Field Guide to Reading Discoveries

There’s lots for nature lit lovers to enjoy in a new anthology of book reviews, commentary, and interviews called Washington Independent Review of Books: A Sampler. Natalie Wesler critiques a new biography of Thoreau’s editor and sometimes-friend in Margaret Fuller: A New American Life, by Megan Marshall; Susana Trapani examines the breakdown of a fictional utopian community in the face of climate change and human nature in Arcardia, by Lauren Groffl; and Grace Cavalieri celebrates Because I Am the Shore I Want to Be the Sea and other outstanding poetry collections that explore our world—natural and otherwise.

All of the selections first appeared in the insightful and often-surprising online publication Washington Independent Review of Books (WIRB). In 2011, even as traditional media cancelled book review sections, and shuttered bookstores curtailed browsing for new titles, WIRB launched its daily postings of pithy fiction, nonfiction, and poetry reviews, plus features about literary figures, trends, and controversies. David Stewart, president of WIRB, says each posting represents the site’s efforts to “poke your consciousness” and “tell you about ideas and adventures you’ve forgotten or never knew.” WIRB board members Kitty Kelley and Ken Ackerman, along with Stephanie Eller, have put together their favorite tidbits from WIRB online to create the appetizing print anthology, Sampler. In some ways, paging through the collection feels like falling down a rabbit hole—each brief piece opens up a world of reading possibilities beyond your wildest imagination. In fact, if you tried to read every work of the creative minds featured therein, you would go mad as a hatter.
As a regular reader of the website, I was pleased to see some of my favorite reviews made the cut. Carrie Marden’s review is how I knew to put Amy Stewart’s The Drunken Botanist on my husband’s birthday list (Marden aptly notes that Stewart “makes the reader feel like a friend perched on the next bar stool”). The late Donald Carr’s review of Louis Agassiz: Creator of American Science is so tantalizingly detailed that I want to write about the erudite and flawed Agassiz myself.

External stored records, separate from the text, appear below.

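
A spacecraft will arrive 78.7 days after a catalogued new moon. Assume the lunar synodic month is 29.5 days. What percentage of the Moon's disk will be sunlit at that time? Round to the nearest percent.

78.7 d spans 2 complete synodic months (2 × 29.5 = 59.00 d) plus 19.70 d.
Phase angle: θ = 360°·(19.70 d)/(29.5 d) = 240.4°.
Illuminated fraction = (1 − cos 240.4°)/2 = (1 − (-0.494))/2 ≈ 0.747, so 75%.

75%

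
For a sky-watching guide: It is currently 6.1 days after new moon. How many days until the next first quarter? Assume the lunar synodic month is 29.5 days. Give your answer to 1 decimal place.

1.3 days

First quarter is 0.25 of the way through the cycle: age 0.25 × 29.5 = 7.375 d.
That is 7.375 − 6.1 = 1.275 days ahead.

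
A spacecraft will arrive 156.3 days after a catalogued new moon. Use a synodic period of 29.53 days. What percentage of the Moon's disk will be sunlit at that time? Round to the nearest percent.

156.3 d spans 5 complete synodic months (5 × 29.53 = 147.65 d) plus 8.65 d.
Elongation θ = 360° × 8.65/29.53 ≈ 105.5°.
Illuminated fraction = (1 − cos 105.5°)/2 = (1 − (-0.266))/2 ≈ 0.633, so 63%.

63%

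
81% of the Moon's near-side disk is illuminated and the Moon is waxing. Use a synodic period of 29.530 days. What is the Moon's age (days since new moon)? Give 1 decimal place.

10.5 days

cos θ = 1 − 2f = -0.620, giving a principal value of 128.3°.
The Moon is waxing (0°–180°), so θ = 128.3° directly.
Age = 29.530 × 128.3°/360° ≈ 10.53 days.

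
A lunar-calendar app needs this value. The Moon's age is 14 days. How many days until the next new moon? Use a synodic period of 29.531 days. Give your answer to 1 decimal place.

15.5 days

The next new moon completes the synodic month: 29.531 − 14 = 15.531 days.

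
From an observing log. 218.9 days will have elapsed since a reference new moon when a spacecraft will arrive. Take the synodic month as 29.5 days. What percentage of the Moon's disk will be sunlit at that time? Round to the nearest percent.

Reduce mod P: 218.9 − 7×29.5 = 12.40 d into the current lunation.
Elongation θ = 360° × 12.40/29.5 ≈ 151.3°.
Illuminated fraction = (1 − cos 151.3°)/2 = (1 − (-0.877))/2 ≈ 0.939, so 94%.

94%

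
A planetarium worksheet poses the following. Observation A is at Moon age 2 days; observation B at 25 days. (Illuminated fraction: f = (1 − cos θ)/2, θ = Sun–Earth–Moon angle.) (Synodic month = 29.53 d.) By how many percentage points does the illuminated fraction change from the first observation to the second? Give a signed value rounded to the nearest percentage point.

+17 pp

First observation: θ = 360°·2/29.53 = 24.4°, so f = 0.045.
Second observation: θ = 304.8°, f = 0.215.
Δf = 0.215 − 0.045 = +0.170, i.e. +17 pp.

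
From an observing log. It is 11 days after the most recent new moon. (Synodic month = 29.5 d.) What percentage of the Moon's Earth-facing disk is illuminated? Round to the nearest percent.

The Moon has covered 11/29.5 of its cycle, so θ ≈ 360° × 11/29.5 = 134.2°.
Illuminated fraction = (1 − cos 134.2°)/2 = (1 − (-0.698))/2 ≈ 0.849, so 85%.

85%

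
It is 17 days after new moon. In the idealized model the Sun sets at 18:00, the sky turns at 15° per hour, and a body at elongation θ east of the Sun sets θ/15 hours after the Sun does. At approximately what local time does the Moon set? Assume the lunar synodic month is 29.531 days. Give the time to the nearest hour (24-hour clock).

08:00

Elongation θ = 360° × 17/29.531 ≈ 207.2°.
The Moon trails the Sun by θ/15 = 207.2/15 ≈ 13.82 hours.
18:00 + 13.82 h ≈ 07:49 → 08:00 to the nearest hour.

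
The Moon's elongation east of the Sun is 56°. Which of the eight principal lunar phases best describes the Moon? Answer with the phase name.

waxing crescent

56° lies in the waxing crescent sector of the 8-phase cycle.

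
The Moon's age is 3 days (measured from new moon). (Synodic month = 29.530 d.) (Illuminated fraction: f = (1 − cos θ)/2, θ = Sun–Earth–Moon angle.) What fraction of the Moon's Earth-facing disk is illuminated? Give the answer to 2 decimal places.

Phase angle: θ = 360°·(3 d)/(29.530 d) = 36.6°.
Illuminated fraction = (1 − cos 36.6°)/2 = (1 − 0.803)/2 ≈ 0.098.

0.10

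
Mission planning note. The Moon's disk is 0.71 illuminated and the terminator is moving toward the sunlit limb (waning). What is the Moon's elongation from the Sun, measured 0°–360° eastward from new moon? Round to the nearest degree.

245°

cos θ = 1 − 2f = -0.420, giving a principal value of 114.8°.
Since the Moon is past full (waning), take the reflex angle: θ = 360° − 114.8° = 245.2°.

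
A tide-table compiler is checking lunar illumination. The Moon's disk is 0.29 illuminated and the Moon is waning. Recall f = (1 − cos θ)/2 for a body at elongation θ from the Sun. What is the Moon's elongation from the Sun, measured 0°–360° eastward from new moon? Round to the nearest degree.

295°

From f = (1 − cos θ)/2: cos θ = 1 − 2×0.29 = 0.420; arccos → 65.2°.
Waning ⇒ past full, so θ = 360° − 65.2° = 294.8°.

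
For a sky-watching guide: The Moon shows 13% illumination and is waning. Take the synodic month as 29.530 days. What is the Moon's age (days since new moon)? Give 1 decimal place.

26.1 days

From f = (1 − cos θ)/2: cos θ = 1 − 2×0.13 = 0.740; arccos → 42.3°.
A waning Moon lies in 180°–360°, so θ = 360° − 42.3° = 317.7°.
At 360°/29.530 d per day, 317.7° corresponds to 26.06 days.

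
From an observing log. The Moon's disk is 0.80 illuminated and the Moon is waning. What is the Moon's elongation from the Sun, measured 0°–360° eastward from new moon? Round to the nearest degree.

Invert f = (1 − cos θ)/2 to get cos θ = 1 − 2(0.80) = -0.600, hence θ₀ = arccos -0.600 = 126.9°.
Since the Moon is past full (waning), take the reflex angle: θ = 360° − 126.9° = 233.1°.

233°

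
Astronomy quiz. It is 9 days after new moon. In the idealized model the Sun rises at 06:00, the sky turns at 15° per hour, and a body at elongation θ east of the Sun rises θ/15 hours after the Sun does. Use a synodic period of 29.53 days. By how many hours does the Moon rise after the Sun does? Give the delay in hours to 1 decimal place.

7.3 h

Phase angle: θ = 360°·(9 d)/(29.53 d) = 109.7°.
The Moon trails the Sun by θ/15 = 109.7/15 ≈ 7.31 hours.
So the Moon rises 7.31 h after the Sun.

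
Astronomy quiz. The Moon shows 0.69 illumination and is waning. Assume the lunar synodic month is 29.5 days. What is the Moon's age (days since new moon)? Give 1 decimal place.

20.3 days

Invert f = (1 − cos θ)/2 to get cos θ = 1 − 2(0.69) = -0.380, hence θ₀ = arccos -0.380 = 112.3°.
Since the Moon is past full (waning), take the reflex angle: θ = 360° − 112.3° = 247.7°.
At 360°/29.5 d per day, 247.7° corresponds to 20.29 days.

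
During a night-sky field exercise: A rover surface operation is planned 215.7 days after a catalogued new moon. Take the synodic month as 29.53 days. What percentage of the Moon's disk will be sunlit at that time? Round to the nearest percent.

Reduce mod P: 215.7 − 7×29.53 = 8.99 d into the current lunation.
Phase angle: θ = 360°·(8.99 d)/(29.53 d) = 109.6°.
With cos θ = (-0.335), the lit fraction is (1 − (-0.335))/2 ≈ 0.668, so 67%.

67%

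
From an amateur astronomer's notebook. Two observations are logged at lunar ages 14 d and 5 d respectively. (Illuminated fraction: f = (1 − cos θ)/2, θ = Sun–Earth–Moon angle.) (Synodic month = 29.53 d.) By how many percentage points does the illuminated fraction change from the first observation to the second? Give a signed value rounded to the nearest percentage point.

θ₁ = 360° × 14/29.53 = 170.7°, f₁ = (1 − cos θ₁)/2 = 0.993.
θ₂ = 360° × 5/29.53 = 61.0°, f₂ = (1 − cos θ₂)/2 = 0.257.
Change = f₂ − f₁ = -0.736 → -74 percentage points.

-74 percentage points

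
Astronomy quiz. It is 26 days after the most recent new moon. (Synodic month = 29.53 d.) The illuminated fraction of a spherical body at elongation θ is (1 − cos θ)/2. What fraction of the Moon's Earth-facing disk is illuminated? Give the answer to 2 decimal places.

0.13

Elongation θ = 360° × 26/29.53 ≈ 317.0°.
Illuminated fraction = (1 − cos 317.0°)/2 = (1 − 0.731)/2 ≈ 0.135.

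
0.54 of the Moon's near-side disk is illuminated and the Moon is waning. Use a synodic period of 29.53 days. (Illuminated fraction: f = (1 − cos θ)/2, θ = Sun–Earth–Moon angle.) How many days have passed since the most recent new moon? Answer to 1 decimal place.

Invert f = (1 − cos θ)/2 to get cos θ = 1 − 2(0.54) = -0.080, hence θ₀ = arccos -0.080 = 94.6°.
A waning Moon lies in 180°–360°, so θ = 360° − 94.6° = 265.4°.
Age = 29.53 × 265.4°/360° ≈ 21.77 days.

21.8 days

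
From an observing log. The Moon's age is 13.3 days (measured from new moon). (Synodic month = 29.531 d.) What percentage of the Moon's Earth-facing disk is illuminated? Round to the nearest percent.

98%

Phase angle: θ = 360°·(13.3 d)/(29.531 d) = 162.1°.
cos 162.1° = (-0.952), so f = (1 − (-0.952))/2 = 0.976, so 98%.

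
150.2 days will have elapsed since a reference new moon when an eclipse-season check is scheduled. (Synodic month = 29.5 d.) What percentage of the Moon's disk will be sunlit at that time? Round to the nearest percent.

8%

Reduce mod P: 150.2 − 5×29.5 = 2.70 d into the current lunation.
Phase angle: θ = 360°·(2.70 d)/(29.5 d) = 32.9°.
Illuminated fraction = (1 − cos 32.9°)/2 = (1 − 0.839)/2 ≈ 0.080, so 8%.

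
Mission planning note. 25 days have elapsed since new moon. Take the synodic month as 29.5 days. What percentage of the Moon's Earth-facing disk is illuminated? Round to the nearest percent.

21%

The Moon has covered 25/29.5 of its cycle, so θ ≈ 360° × 25/29.5 = 305.1°.
Illuminated fraction = (1 − cos 305.1°)/2 = (1 − 0.575)/2 ≈ 0.213, so 21%.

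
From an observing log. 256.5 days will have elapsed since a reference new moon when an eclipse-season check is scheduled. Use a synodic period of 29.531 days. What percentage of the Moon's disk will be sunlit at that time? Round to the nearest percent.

Reduce mod P: 256.5 − 8×29.531 = 20.25 d into the current lunation.
Phase angle: θ = 360°·(20.25 d)/(29.531 d) = 246.9°.
cos 246.9° = (-0.393), so f = (1 − (-0.393))/2 = 0.696, so 70%.

70%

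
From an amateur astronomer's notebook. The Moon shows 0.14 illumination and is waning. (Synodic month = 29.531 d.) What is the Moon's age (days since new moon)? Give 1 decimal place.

25.9 days

Invert f = (1 − cos θ)/2 to get cos θ = 1 − 2(0.14) = 0.720, hence θ₀ = arccos 0.720 = 43.9°.
Waning ⇒ past full, so θ = 360° − 43.9° = 316.1°.
Age = 29.531 × 316.1°/360° ≈ 25.93 days.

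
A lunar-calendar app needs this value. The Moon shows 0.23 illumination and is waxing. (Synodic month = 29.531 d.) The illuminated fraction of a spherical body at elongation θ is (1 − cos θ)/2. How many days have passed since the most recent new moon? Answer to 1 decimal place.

4.7 days

cos θ = 1 − 2f = 0.540, giving a principal value of 57.3°.
The Moon is waxing (0°–180°), so θ = 57.3° directly.
At 360°/29.531 d per day, 57.3° corresponds to 4.70 days.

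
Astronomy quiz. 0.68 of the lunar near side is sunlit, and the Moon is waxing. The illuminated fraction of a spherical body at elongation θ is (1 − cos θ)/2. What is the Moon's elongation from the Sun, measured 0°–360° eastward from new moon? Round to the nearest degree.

From f = (1 − cos θ)/2: cos θ = 1 − 2×0.68 = -0.360; arccos → 111.1°.
Before full moon the principal value applies: θ = 111.1°.

111°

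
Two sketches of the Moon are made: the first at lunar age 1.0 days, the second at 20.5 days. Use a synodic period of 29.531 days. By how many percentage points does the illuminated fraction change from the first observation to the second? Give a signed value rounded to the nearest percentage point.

First observation: θ = 360°·1.0/29.531 = 12.2°, so f = 0.011.
Second observation: θ = 249.9°, f = 0.672.
Δf = 0.672 − 0.011 = +0.660, i.e. +66 pp.

+66 percentage points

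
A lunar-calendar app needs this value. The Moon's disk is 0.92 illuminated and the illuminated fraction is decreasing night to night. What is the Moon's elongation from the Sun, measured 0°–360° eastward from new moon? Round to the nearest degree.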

My review of Butterfly People: An American Encounter with the Beauty of the World is one of the selections in “Science and Culture.” By eminent historian William Leach, Butterfly People profiles leading lepidopterists and butterfly collectors of the 19th century, revealing aesthetic as well as scientific drives behind their obsessive acquisitiveness. Thinking about those zealous naturalists in the context of WIRB’s anthology reminded me of similarly obsessive book collectors. Just as butterfly enthusiasts know they cannot scoop up every iridescent winged insect, book lovers realize their reading time and shelf space are limited. But like a good field guide, WIRB’s Sampler and daily web reviews can be a lodestar in a literary universe with almost too many paths to follow and wonders to discover.